TUESDAY, March 15 (HealthDay News) — Older adults would be wise to avoid chatting on cell phones while crossing the street, because new research indicates this combination more risky for that age group than for college students.
In laboratory simulations at the University of Illinois, 18 older adults aged 59 to 81 and 18 undergraduates aged 18 to 26 crossed streets of varying difficulty under three circumstances: undistracted, listening to music on an iPod, or talking on a hands-free cell phone.
Compared to the younger adults, the older group had far more difficulty crossing when walking while distracted by another task, with the most pronounced impairment occurring during cell phone conversations.
The study is published in the March 16 issue of Psychology and Aging.
“If you asked us before the study if we would see a difference in age-related effects, we would have said it was highly likely,” said study author Mark Neider, a postdoctoral associate at Beckman Institute for Advanced Science and Technology at the University of Illinois at Urbana-Champaign.
“Older adults showed lots of dual-task impairment,” Neider added. “As we age, we aren’t able to do these tasks together as well.”
Previous research found younger adults showed similar performance detriments, Neider noted, but under much more challenging street-crossing conditions.

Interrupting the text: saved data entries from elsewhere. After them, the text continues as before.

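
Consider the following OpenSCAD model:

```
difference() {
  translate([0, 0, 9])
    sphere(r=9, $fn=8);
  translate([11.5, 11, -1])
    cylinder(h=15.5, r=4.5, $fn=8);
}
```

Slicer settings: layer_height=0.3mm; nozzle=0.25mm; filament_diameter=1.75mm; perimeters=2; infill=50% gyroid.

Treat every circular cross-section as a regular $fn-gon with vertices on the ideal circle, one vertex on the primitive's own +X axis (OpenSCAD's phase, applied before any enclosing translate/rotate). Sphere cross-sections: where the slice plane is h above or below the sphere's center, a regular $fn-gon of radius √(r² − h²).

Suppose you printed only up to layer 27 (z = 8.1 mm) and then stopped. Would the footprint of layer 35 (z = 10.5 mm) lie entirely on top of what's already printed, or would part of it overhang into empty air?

Compare the two slices. At z = 8.1: the sphere: section is a regular 8-gon, circumradius = √(r²−h²) = √(9²−0.9²) = 8.955 (area = (8/2)·8.955²·sin(360°/8) = 226.81 mm²); the r=4.5 cylinder at (11.5, 11) gives a regular 8-gon of circumradius 4.5 (constant along its height) (area = (8/2)·4.500²·sin(360°/8) = 57.28 mm²); Subtracting the remaining from the first: starting from the r=9 sphere (226.81 mm²), the r=4.5 cylinder at (11.5, 11) misses the remaining region (no effect) — area = 226.81 mm². At z = 10.5: the r=9 sphere slices to a regular 8-gon of circumradius 8.874 (√(r²−h²) with h=1.5 from center) (area = (8/2)·8.874²·sin(360°/8) = 222.74 mm²); the r=4.5 cylinder at (11.5, 11) contributes a regular 8-gon of circumradius 4.5 (area = (8/2)·4.500²·sin(360°/8) = 57.28 mm²); Taking the first minus the rest: starting from the r=9 sphere (222.74 mm²), the r=4.5 cylinder at (11.5, 11) misses the remaining region (no effect) — area = 222.74 mm². Checking containment: the cross-section at z = 10.5 is a subset of the cross-section at z = 8.1.

entirely on top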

In this study, crossing difficulty was varied by changing the gap distance between simulated vehicles, with the smaller gap creating more challenging conditions. The “roadway” was comprised of two lanes of traffic, and all cars traveled at a speed of 33 miles per hour. Participants walked on a treadmill that was synchronized with three viewing screens and a floor.
Notably, older adults were much more likely to fail at crossing the road — defined as either being hit by a car or failing to cross before a 30-second timeout — as the younger group, the study said. This resulted mainly from the older participants’ hesitancy to begin crossing the road — taking twice as long as the students — while also immersed in a cell phone conversation.
“What’s important here is, people generally think of walking as an automatic activity,” he said. “When you start to introduce competing tasks, we know both young and older people [don’t do as well].”
Jonathan King, program director of the National Institute on Aging’s division of behavioral and social research, said the study was novel because not many “attempt to get the nuts and bolts of everyday functioning like this.”
King said the fact that seniors often “timed out” and failed to cross the street in the 30 seconds allotted is actually a good sign.
“That’s important because it suggests some degree of safety monitoring in these older adults to know what’s going on,” he said. “Multitasking is a skill that definitely seems to be impacted more by aging than other skills. So I think that’s at the heart of it.”
Neider said future research will examine the reasons older people need more time to step off the curb, along with other cognitive mechanisms that influence their decision-making in multitasking situations.
“Everyone needs to exercise some caution when they try to do this,” he said. “Older adults should probably exercise even more.”